Data and information are becoming more and more important for businesses. While it used to be that only real hi-tech giants like Google and Facebook were experts at consuming and leveraging data, that has changed. As time goes on, businesses must become better at working with data; those that don’t will be left behind.
There is a lot of innovation happening in the AI (Artificial Intelligence) space, and there is a very symbiotic relationship that exists between data and AI: the more data that AI has, the better it tends to perform. While there are numerous ways of applying AI within your business, in this post I’m looking at how you can use AI to leverage all of your organisation’s data more easily, with greater impact and revolutionise reporting.
The state of reporting right now
Many businesses today suffer from having too much data. Ingesting all that information, preparing the reports, building dashboards – all of this takes time and effort, but does it really help the business? In my experience, much of this data is ignored or eventually forgotten.
I believe the key to addressing this problem is AI, and transforming the way we present information to our colleagues and departments. In the same way Facebook or Amazon provides a personalised experience for their customers, AI can provide a personalised data experienced for everyone in your organisation.
Focusing on the people
We need to recognise that there’s no ‘one-size-fits-all’ solution when it comes to reporting: John in marketing doesn’t need to know the same stuff as Mary from sales. Just because you can access information doesn’t mean you should.
While this sounds obvious, the same is true within departments or even small teams. For example, every member of your sales team needs subtly different information based on their goals, role, and interest.
But it’s not just the type of information; it’s how we process it. The reason your daily sales reports are full of graphs and charts is because most people are great at processing information visually – but what about the rest? For some, a line graph or text summary is infinitely easier to digest.
In an age of flexible working, members of the same team can also have significantly contrasting habits. Say one member arrives at 8am and another at 10am: if your daily report is circulated at 9am, then each user will consume it at different times and neither of them first-thing on arriving at work.
Sure, they’ll read it eventually, but if we could optimise report generation so that it arrives at the ideal time, this will mean an overall efficiency improvement within the team. Such subtle improvements are often the key to reaching major achievements.

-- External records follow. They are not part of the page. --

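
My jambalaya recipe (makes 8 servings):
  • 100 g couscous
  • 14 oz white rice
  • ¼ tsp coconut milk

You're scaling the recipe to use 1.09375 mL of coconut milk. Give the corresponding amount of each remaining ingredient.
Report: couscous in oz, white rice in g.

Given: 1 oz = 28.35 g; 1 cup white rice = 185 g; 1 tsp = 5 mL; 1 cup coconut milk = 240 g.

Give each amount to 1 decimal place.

The original recipe has 1.25 mL of coconut milk, so the scaling factor is 1.09375 ÷ 1.25 = 7/8 = 0.875.
couscous: 100 g × 7/8 ÷ 28.35 g/oz ≈ 3.1 oz
white rice: 14 oz × 7/8 × 28.35 g/oz ≈ 347.3 g

couscous: 3.1 oz; white rice: 347.3 g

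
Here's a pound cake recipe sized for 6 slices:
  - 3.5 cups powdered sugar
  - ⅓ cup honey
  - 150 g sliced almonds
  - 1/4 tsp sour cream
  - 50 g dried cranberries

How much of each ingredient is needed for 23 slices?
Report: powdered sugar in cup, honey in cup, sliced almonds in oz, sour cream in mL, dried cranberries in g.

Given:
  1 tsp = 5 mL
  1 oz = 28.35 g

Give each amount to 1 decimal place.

powdered sugar: 13.4 cup; honey: 1.3 cup; sliced almonds: 20.3 oz; sour cream: 4.8 mL; dried cranberries: 191.7 g

Scaling factor: 23/6.
powdered sugar: 3.5 cup × 23/6 ≈ 13.4 cup
honey: 1/3 cup × 23/6 ≈ 1.3 cup
sliced almonds: 150 g × 23/6 ÷ 28.35 g/oz ≈ 20.3 oz
sour cream: 0.25 tsp × 23/6 × 5 mL/tsp ≈ 4.8 mL
dried cranberries: 50 g × 23/6 ≈ 191.7 g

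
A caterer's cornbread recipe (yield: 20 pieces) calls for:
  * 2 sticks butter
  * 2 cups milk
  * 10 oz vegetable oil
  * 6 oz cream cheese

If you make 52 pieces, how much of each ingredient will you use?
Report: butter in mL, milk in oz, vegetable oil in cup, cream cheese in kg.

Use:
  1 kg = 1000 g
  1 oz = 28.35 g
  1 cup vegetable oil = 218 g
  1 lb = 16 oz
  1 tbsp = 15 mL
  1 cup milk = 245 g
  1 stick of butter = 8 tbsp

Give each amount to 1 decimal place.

Scaling factor: 52/20 = 13/5 = 2.6.
butter: 2 stick × 13/5 × 8 tbsp/stick × 15 mL/tbsp = 624.0 mL
milk: 2 cup × 13/5 × 245 g/cup ÷ 28.35 g/oz ≈ 44.9 oz
vegetable oil: 10 oz × 13/5 × 28.35 g/oz ÷ 218 g/cup ≈ 3.4 cup
cream cheese: 6 oz × 13/5 × 28.35 g/oz ÷ 1000 g/kg ≈ 0.4 kg

butter: 624.0 mL; milk: 44.9 oz; vegetable oil: 3.4 cup; cream cheese: 0.4 kg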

Questioning the status quo
The most crucial area for improvement is also the most counterintuitive: we must reduce the number of reports each person sees to the absolute minimum to revolutionise reporting.
There is a tendency to send all information to all people, just in case. Why do we do that? Consuming irrelevant reports not only disrupts your focus, but those 10-minute disruptions add up on the clock. Perhaps more crucially, exposing team members to only the most relevant data helps them focus on what really matters, something which can only make them better at their job.
Why now is the time for AI
So far I’ve talked about some of the different ways we all consume information. But let’s take a step back and revisit why we’ve gone to the trouble of generating all these reports in the first place.
At its core, data represents the heartbeat of the business, and these reports offer the best approximation for judging the current health of the company. Getting this information is the final step in a fine-grained feedback loop, helping us evaluate our recent activities and judge whether we are heading in the right direction.
Without the right information, however, we could start moving in the wrong direction and making decisions which harm the business.
Learning to provide the ‘right’ information to revolutionise reporting
Fundamentally, I believe we can leverage AI and machine learning (ML) to provide a much more personalised data experience for users. All of the factors I’ve described above – plus others – could be fed into a machine learning model which then gives you a much more personalised reporting platform .
An overall feedback loop would also be put in place. The user would use this loop to indicate whether they are getting the right information or not, therefore continually refining and improving the model.
In essence, the ML model would help determine which information to display to which user, in which format, and at what time. A module or layer would also be created that took decisions from the ML algorithm and sent customisation commands to the reporting app to make those necessary changes.
How would it work?
The reporting application would need to capture historical information on which users accessed which reports at what times. It would also monitor which reports they accessed most frequently spent the most time looking at. Manual data would be gathered on the personal preferences of each employee. All of this would be amended or approved by managers to ensure that each individual’s goals aligned with the department and overall organisation.
For optimal performance, the algorithm would also need to factor in nuances of human behaviour, in particular how habits are formed and broken. Working properly, this augmented approach would seem effortless to the end user. In fact, such a system would almost merge into the background, like an invisible butler that provided useful information at a convenient time.
This approach is a significant departure from how reporting is done today, it would simply revolutionise reporting. To accomplish it will require not only cutting edge machine learning, but also a change in mindset to how data is consumed at an organisational level. However, those willing to press ahead will reap the rewards of a more augmented approach, where personalised reporting means the most crucial information is always consumed in the most effortless manner.